Remove Color Filters from Photos in iOS to Restore the Original Image
Both the actively applied Camera filters and the later added Photos apps based color filtering in iOS can add some nice stylizing effects to pictures, helping to give them a unique look, but if you decide you’re no longer wanting an image to be filtered through a crazy color lens, you can actually easily remove the filter from the picture and restore it to the original untouched version.
This isn’t particularly well known, and it works to strip a color filter even if the photo was taken with a live filter applied and you never saw the original version. For example, an image captured in black and white can return to the full color version very quickly, so long as it was kept on the iPhone, iPad, or iPod touch. While this is usually thought of as a complex digital imaging technique, iOS makes it incredibly simple, here’s what you’ll want to do:
- Locate the filtered image in the Photos app of iOS as if you were going to view it as usual
- Tap to view the photo and then select the “Edit” button in the corner, choose the Filter circles button when it becomes visible
- You’ll notice the currently active filter is selected here, so slide through the filter options and then tap on “None”, followed by choosing “Apply” to remove the filter
- Now tap on “Save” to keep the changes and maintain the newly unfiltered version of the picture – this is important, if you don’t tap on “Save” it will revert back to the filtered version of the image
This removes the filter from the image completely, restoring the unadjusted image the version that is now visible within the Photos app of iOS, as if the filter was never there to begin with.
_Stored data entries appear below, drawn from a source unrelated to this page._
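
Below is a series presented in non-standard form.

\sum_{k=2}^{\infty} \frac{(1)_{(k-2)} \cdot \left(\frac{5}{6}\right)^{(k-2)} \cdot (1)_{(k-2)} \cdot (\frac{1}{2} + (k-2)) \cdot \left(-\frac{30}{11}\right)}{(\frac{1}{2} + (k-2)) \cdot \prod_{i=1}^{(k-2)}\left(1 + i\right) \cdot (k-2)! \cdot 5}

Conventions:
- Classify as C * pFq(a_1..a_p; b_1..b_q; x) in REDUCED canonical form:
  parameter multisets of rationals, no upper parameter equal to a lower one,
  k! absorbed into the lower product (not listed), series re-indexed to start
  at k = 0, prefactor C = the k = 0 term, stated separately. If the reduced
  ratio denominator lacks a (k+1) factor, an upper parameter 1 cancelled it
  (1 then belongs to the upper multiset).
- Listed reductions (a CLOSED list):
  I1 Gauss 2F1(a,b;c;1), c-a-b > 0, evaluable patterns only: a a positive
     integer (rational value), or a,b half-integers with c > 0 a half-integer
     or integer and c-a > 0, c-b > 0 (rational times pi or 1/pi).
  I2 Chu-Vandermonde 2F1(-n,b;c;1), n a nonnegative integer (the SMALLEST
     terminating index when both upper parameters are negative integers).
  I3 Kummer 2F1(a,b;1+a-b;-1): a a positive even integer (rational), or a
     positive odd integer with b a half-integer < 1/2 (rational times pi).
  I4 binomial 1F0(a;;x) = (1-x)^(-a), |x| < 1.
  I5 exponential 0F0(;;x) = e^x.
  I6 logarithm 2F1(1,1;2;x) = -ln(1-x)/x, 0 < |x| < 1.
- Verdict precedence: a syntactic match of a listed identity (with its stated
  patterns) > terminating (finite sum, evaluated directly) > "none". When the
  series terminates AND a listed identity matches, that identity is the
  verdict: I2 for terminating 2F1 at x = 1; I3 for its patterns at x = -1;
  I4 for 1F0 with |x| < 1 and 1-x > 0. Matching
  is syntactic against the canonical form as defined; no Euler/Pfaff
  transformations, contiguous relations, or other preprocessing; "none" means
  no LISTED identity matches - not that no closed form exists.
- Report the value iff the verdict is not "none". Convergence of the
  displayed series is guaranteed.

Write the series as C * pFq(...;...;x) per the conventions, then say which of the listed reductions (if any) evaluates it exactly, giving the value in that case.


Structural cue: with t_0 = -\frac{6}{11}, the constant factors (prefactor -6/11) combine into one prefactor.
Ratio: r(k) = \frac{5}{6} * (k+1) (k+1) / [(k+2) (k+1)] - rational in k. x = \frac{5}{6}; t_0 = -\frac{6}{11}; negate the roots.

Classification (C = -\frac{6}{11}): 2F1 with upper {1, 1}, lower {2}, argument x = \frac{5}{6}. Verdict: logarithm (I6) fires (the logarithm: parameters (1,1;2), x = \frac{5}{6}). Its exact value is \frac{36}{55} \cdot \ln\left(\frac{1}{6}\right).


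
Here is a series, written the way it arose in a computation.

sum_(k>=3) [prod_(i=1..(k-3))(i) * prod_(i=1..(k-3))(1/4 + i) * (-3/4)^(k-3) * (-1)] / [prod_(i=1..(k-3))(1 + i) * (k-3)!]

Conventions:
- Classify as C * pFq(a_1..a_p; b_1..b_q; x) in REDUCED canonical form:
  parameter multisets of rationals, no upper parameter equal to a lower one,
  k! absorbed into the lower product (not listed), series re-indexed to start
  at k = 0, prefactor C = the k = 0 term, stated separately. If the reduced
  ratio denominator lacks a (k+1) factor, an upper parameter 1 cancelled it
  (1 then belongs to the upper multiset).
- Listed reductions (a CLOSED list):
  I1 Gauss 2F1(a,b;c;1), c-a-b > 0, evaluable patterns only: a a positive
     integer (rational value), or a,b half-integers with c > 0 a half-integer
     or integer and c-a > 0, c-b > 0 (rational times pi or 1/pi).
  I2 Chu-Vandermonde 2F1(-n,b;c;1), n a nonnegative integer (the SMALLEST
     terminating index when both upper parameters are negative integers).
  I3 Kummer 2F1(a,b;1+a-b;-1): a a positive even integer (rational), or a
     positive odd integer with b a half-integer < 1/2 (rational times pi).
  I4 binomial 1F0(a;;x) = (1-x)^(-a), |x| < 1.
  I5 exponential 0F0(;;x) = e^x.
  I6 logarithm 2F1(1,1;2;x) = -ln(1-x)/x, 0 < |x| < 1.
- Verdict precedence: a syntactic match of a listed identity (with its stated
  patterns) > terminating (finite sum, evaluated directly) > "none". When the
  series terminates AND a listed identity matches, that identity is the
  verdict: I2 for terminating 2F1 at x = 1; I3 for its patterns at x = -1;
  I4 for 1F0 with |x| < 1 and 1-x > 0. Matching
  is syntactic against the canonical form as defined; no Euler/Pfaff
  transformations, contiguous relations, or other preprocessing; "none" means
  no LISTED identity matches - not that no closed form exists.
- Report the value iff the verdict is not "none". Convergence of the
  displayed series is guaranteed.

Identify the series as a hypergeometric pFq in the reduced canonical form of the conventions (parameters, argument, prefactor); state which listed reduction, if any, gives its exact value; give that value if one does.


Key observation: t_0 = -1 here, and the running product (C = -1, x = -3/4) telescopes to a rising factorial.
Consecutive-term ratio: r(k) = (-3/4) * (k+1) (k+5/4) / [(k+2) (k+1)] - rational; roots negated = parameters, x = (-3/4), C = -1.

Canonical form: C = -1 times 2F1 with upper {1, 5/4}, lower {2}, x = -3/4. Verdict: none - at argument -3/4 the multisets {1, 5/4} ; {2} match no listed identity.


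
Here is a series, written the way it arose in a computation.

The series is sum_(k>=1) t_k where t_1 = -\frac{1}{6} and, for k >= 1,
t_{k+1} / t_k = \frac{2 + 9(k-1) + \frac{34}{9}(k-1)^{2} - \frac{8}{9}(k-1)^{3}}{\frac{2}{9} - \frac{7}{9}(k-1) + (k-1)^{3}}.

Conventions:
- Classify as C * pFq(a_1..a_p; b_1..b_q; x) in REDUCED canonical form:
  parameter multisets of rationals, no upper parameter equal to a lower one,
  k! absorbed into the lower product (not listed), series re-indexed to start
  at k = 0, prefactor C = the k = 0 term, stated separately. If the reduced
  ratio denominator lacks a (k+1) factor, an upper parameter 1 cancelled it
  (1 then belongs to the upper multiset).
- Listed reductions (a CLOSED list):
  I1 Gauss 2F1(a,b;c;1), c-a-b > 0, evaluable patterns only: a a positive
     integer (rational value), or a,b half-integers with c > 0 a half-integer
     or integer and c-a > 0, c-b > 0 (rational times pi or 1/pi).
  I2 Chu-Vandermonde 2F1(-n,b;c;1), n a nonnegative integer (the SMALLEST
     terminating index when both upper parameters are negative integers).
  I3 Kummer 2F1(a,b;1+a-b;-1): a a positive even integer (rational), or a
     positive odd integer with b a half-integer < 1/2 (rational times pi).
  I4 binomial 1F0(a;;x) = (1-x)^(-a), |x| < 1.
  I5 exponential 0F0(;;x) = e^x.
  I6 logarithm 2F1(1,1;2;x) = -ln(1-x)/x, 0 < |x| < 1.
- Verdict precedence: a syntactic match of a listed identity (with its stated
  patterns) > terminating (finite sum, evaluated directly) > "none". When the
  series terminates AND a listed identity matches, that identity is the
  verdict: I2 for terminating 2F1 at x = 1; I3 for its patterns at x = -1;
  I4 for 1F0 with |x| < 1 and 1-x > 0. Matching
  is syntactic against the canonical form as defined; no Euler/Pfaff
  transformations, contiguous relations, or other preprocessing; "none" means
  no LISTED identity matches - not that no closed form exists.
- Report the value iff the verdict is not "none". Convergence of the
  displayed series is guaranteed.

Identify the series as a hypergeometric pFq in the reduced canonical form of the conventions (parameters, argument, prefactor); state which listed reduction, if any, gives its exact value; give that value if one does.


Classification (C = -\frac{1}{6}): 3F2 with upper {-6, \frac{1}{4}, \frac{3}{2}}, lower {-\frac{2}{3}, -\frac{1}{3}}, argument x = -\frac{8}{9}. Verdict: terminating (-6 upstairs). 7 nonzero terms in all; added directly. Sum: -\frac{2507165}{3072}.

The tell: with t_0 = -\frac{1}{6}, factor the ratio over Q (prefactor -1/6): negated roots = parameters.
Adjacent-term ratio: r(k) = -\frac{8}{9} * (k-6) (k+\frac{1}{4}) (k+\frac{3}{2}) / [(k-\frac{2}{3}) (k-\frac{1}{3}) (k+1)] - poly over poly, x = -\frac{8}{9} from leading terms; C = -\frac{1}{6} at k = 0.


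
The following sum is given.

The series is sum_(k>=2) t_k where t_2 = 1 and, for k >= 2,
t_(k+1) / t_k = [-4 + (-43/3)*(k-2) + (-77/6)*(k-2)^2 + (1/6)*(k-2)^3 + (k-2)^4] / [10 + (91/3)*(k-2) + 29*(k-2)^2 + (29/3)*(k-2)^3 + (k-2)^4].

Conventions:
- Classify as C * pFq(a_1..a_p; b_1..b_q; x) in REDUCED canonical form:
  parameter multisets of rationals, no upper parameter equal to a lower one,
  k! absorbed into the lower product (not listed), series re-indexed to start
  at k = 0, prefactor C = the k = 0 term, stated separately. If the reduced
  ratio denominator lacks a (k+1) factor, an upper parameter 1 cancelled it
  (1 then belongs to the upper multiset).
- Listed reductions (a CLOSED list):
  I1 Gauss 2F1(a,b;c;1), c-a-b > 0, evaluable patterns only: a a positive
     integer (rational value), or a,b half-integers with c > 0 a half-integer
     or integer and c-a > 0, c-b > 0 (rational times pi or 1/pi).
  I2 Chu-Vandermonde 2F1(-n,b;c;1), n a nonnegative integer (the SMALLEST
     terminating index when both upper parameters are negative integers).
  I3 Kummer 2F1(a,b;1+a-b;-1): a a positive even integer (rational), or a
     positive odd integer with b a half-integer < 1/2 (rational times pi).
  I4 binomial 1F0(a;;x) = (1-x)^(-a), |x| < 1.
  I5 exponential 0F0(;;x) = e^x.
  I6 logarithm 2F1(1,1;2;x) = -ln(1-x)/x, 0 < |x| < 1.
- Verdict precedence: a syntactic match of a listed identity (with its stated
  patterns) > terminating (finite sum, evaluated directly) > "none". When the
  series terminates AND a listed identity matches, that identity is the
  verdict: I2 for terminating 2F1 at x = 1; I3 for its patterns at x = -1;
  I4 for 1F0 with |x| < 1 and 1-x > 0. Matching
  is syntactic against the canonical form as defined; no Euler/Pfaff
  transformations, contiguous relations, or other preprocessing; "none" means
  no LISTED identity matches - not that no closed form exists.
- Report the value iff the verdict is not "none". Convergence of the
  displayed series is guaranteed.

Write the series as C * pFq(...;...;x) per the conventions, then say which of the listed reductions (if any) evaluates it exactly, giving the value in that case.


Reduced: x = 1, 2F1, upper = {-4, 1/2}, lower = {5}, C = 1. Verdict (x = 1): Vandermonde's identity (I2) applies (terminating 2F1 at x = 1 with n = 4, b = 1/2, c = 5). Sum: 1287/1792.

The tell: x = 1 and cancel k + 2/3 from the displayed ratio first; then C = 1.
Ratio: r(k) = 1 * (k-4) (k+1/2) / [(k+5) (k+1)] - poly over poly, x = 1 from leading terms; C = 1 at k = 0.


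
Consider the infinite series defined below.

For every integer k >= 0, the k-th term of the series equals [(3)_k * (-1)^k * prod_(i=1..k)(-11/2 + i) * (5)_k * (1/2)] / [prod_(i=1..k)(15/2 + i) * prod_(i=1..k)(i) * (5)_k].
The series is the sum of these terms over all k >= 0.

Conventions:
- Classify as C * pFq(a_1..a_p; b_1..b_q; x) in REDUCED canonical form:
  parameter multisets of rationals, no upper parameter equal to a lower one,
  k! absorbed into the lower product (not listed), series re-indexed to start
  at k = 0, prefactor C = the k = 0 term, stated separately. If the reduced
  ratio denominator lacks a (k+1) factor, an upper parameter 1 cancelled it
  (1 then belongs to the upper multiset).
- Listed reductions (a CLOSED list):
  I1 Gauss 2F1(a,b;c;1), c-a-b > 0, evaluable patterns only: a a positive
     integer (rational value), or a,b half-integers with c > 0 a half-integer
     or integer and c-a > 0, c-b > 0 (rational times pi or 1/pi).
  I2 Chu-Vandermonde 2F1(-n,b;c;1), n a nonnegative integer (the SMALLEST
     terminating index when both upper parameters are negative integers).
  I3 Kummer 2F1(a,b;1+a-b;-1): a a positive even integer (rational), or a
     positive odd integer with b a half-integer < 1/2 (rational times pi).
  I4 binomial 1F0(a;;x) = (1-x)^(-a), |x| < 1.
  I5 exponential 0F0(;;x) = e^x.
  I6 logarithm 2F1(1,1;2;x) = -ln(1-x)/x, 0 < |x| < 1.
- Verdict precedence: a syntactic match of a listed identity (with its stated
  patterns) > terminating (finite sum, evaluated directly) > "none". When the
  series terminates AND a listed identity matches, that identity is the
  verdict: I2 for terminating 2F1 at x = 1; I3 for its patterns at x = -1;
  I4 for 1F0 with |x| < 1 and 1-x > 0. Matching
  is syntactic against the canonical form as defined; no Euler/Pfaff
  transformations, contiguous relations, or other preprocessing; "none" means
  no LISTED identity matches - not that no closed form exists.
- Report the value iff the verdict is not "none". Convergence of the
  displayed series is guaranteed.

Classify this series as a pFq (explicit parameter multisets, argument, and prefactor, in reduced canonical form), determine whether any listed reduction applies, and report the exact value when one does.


Canonical form: C = 1/2 times 2F1 with upper {-9/2, 3}, lower {17/2}, x = -1. Verdict: Kummer (I3) applies (x = -1; c = 17/2 equals 1+a-b for upper {-9/2, 3}: listed pattern). Hence: (45045/65536) * pi.

Key observation: t_0 = 1/2 here, and the lower running product (C = 1/2) is a rising factorial.
Adjacent-term ratio: r(k) = (-1) * (k-9/2) (k+3) / [(k+17/2) (k+1)] - poly over poly, x = (-1) from leading terms; C = 1/2 at k = 0.


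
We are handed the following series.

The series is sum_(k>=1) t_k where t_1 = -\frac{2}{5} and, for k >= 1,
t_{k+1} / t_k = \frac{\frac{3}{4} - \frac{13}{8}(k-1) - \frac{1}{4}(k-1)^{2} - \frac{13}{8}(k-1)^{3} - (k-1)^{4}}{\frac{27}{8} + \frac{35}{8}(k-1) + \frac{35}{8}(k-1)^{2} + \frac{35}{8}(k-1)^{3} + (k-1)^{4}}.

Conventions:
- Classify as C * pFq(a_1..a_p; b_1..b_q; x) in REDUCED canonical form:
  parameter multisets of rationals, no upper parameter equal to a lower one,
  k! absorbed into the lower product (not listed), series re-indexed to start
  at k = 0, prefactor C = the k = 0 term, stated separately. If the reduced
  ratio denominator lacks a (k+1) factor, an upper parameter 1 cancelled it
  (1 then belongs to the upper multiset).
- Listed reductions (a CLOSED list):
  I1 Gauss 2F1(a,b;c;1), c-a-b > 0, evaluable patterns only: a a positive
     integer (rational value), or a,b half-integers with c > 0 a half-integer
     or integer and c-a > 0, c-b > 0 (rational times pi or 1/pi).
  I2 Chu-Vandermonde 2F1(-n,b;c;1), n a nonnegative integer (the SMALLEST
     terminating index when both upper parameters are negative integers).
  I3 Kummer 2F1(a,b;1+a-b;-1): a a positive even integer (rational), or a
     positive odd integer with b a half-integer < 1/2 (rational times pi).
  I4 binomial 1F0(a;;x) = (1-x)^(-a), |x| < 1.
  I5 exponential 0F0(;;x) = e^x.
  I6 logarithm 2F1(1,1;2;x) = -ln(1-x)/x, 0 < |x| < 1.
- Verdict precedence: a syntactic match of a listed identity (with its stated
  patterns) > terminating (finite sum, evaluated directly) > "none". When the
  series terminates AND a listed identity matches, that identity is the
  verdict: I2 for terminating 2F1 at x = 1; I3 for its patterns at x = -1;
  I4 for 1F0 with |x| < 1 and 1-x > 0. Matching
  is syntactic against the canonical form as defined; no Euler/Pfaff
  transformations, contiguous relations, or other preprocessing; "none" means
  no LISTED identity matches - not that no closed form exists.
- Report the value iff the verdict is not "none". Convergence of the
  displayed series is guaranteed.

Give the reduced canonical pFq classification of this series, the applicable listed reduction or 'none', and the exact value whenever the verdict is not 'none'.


Classification (C = -\frac{2}{5}): 2F1 with upper {-\frac{3}{8}, 2}, lower {\frac{27}{8}}, argument x = -1. Verdict: Kummer (I3) fires (x = -1; c = \frac{27}{8} equals 1+a-b for upper {-\frac{3}{8}, 2}: listed pattern). Hence: -\frac{19}{40}.

Structural cue: x = -1 and the ratio is unreduced: k^2 + 1 divides both sides (C = -2/5, x = -1).
Consecutive-term ratio: r(k) = -1 * (k-\frac{3}{8}) (k+2) / [(k+\frac{27}{8}) (k+1)] ; factor over Q: parameters, x = -1, and C = -\frac{2}{5}.


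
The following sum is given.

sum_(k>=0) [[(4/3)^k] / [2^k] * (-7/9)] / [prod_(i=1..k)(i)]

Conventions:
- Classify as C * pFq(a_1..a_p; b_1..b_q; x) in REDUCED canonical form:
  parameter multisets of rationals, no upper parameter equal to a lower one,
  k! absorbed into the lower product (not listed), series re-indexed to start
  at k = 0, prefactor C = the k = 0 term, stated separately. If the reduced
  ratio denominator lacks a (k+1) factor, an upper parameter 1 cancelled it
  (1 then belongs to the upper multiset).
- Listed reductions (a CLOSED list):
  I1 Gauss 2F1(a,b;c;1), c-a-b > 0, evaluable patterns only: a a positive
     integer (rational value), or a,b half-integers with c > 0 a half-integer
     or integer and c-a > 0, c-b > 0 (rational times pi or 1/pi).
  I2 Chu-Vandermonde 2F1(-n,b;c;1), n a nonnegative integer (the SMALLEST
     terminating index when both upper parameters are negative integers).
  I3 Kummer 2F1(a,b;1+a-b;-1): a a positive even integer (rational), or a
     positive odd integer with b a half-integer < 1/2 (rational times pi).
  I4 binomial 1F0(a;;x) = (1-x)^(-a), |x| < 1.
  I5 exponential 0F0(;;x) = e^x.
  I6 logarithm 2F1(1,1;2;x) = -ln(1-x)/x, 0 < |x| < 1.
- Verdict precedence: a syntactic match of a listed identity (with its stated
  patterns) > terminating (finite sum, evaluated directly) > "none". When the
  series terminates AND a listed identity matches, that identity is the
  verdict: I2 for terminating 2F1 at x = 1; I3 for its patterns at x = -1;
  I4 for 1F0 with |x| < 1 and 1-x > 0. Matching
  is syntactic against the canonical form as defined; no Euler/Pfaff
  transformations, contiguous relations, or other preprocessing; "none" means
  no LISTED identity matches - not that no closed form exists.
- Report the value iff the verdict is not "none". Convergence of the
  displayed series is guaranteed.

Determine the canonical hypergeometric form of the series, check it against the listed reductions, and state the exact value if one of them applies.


This is -7/9 * 0F0(-; -; 2/3) in reduced canonical form. Verdict: exponential (I5) applies (the 0F0 exponential series at x = 2/3). Sum: (-7/9) * e^(2/3).

Key step: t_0 = -7/9 here, and the product of the first k integers (C = -7/9, x = 2/3) is k!.
Ratio: r(k) = (2/3) * 1 / [(k+1)] ; factor over Q: parameters, x = (2/3), and C = -7/9.


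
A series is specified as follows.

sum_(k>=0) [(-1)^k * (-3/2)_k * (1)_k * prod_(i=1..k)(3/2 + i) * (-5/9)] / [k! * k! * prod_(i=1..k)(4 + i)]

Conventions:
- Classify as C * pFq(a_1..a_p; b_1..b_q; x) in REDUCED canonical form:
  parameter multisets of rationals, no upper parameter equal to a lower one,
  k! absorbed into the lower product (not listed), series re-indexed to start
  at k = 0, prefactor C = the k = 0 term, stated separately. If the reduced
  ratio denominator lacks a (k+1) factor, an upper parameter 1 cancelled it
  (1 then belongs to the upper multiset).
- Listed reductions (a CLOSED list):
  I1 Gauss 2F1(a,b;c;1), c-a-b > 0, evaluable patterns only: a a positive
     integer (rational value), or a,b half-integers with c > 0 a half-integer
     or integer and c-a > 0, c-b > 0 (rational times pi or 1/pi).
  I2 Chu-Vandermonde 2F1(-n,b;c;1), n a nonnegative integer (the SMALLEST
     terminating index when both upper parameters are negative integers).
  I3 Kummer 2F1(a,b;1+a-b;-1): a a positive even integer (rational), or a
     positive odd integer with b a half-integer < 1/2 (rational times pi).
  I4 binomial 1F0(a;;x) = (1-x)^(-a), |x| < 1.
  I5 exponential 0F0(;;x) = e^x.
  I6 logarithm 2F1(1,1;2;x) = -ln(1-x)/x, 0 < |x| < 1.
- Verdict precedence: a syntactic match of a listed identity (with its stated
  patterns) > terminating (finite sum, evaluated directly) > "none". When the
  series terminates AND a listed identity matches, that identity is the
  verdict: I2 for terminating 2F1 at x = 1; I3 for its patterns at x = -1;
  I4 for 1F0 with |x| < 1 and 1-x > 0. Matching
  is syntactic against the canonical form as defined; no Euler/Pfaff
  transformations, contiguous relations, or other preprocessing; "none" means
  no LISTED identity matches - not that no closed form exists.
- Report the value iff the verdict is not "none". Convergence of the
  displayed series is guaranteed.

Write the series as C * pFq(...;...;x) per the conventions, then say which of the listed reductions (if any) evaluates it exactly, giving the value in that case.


The tell: t_0 being -5/9, the running product (C = -5/9) telescopes to a rising factorial.
Term ratio: r(k) = (-1) * (k-3/2) (k+5/2) / [(k+5) (k+1)] - rational in k. x = (-1); t_0 = -5/9; negate the roots.

Classification (C = -5/9): 2F1 with upper {-3/2, 5/2}, lower {5}, argument x = -1. Verdict: none - this 2F1 at x = -1 matches no listed pattern, and upper {-3/2, 5/2} holds no stopper.


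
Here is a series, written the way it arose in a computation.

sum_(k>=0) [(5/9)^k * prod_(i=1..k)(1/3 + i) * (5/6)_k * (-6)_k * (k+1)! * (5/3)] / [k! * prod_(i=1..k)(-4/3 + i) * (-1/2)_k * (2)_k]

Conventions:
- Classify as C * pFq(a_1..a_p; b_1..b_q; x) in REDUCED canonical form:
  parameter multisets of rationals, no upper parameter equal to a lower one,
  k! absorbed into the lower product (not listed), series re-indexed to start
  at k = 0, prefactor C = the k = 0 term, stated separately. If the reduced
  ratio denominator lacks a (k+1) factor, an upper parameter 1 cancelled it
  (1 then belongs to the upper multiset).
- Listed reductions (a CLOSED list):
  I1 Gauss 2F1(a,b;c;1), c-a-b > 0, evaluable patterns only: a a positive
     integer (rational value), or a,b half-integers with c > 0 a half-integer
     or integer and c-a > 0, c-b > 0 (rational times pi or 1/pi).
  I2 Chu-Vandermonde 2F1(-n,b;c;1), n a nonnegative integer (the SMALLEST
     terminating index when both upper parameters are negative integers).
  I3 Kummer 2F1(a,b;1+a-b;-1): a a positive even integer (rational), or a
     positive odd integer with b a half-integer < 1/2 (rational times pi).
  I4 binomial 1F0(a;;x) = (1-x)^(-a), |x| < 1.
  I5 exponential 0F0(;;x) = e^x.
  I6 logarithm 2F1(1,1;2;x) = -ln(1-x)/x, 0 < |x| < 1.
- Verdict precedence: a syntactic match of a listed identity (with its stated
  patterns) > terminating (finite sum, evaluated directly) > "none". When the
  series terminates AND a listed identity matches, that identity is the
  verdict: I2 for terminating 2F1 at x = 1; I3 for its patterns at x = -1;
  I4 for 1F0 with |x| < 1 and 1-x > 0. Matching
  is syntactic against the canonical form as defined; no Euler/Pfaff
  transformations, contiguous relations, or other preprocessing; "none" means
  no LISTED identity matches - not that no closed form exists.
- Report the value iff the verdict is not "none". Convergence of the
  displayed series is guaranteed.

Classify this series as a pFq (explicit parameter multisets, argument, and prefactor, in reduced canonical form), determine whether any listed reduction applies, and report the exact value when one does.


x = 5/9 here; the reduced form reads 3F2, upper {-6, 5/6, 4/3}, lower {-1/2, -1/3}, C = 5/3. Verdict: terminating (-6 upstairs). 7 nonzero terms in all; added directly. Sum: -1336643861345/62762119218.

Key step: x = (5/9) and the factorial ratio (C = 5/3) (k+a-1)!/(a-1)! is a rising factorial (a)_k.
Consecutive-term ratio: r(k) = (5/9) * (k-6) (k+5/6) (k+4/3) / [(k-1/2) (k-1/3) (k+1)] - rational in k, leading ratio (5/9); with t_0 = 5/3, classification follows.


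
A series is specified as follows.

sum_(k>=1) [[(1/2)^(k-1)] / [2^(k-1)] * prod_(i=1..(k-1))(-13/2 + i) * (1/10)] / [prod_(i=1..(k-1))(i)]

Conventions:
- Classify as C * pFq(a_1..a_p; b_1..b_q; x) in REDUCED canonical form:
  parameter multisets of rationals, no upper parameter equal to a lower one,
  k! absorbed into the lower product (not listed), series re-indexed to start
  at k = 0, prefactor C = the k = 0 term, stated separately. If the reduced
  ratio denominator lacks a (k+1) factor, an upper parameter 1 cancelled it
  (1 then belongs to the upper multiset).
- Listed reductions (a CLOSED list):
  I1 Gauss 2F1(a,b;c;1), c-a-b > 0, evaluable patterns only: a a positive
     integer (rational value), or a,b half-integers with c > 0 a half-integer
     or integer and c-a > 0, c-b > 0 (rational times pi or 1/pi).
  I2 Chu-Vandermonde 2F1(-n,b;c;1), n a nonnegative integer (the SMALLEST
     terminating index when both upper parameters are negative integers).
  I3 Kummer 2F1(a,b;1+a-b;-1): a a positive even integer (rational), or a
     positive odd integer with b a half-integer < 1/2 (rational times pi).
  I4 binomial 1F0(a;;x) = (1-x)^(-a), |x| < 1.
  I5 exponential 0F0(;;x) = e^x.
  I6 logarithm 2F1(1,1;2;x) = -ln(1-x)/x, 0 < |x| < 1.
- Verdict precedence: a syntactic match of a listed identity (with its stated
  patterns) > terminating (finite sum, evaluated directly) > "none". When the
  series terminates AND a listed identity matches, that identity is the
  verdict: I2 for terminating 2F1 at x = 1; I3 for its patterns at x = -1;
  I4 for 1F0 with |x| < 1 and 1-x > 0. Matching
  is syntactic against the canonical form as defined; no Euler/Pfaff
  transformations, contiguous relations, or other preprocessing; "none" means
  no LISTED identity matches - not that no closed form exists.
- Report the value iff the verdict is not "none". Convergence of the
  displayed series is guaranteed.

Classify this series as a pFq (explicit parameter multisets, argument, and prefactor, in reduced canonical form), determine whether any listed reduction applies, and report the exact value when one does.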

Of course this only works to strip a filter that has been applied through the bundled iOS filters, either through Camera app or through Photos app, on an iPhone, iPad, or iPod touch with a modern version of iOS. This will not strip a filter applied through third party apps like Instagram or Afterlight, or a filter that has been applied elsewhere and then sent to an iOS device, in those cases you’d probably need to do much more advanced image post-processing on a computer with apps like Pixelmator or Adobe Photoshop to manually restore the images coloration, a much more complex task that wouldn’t result in the original image in the same way.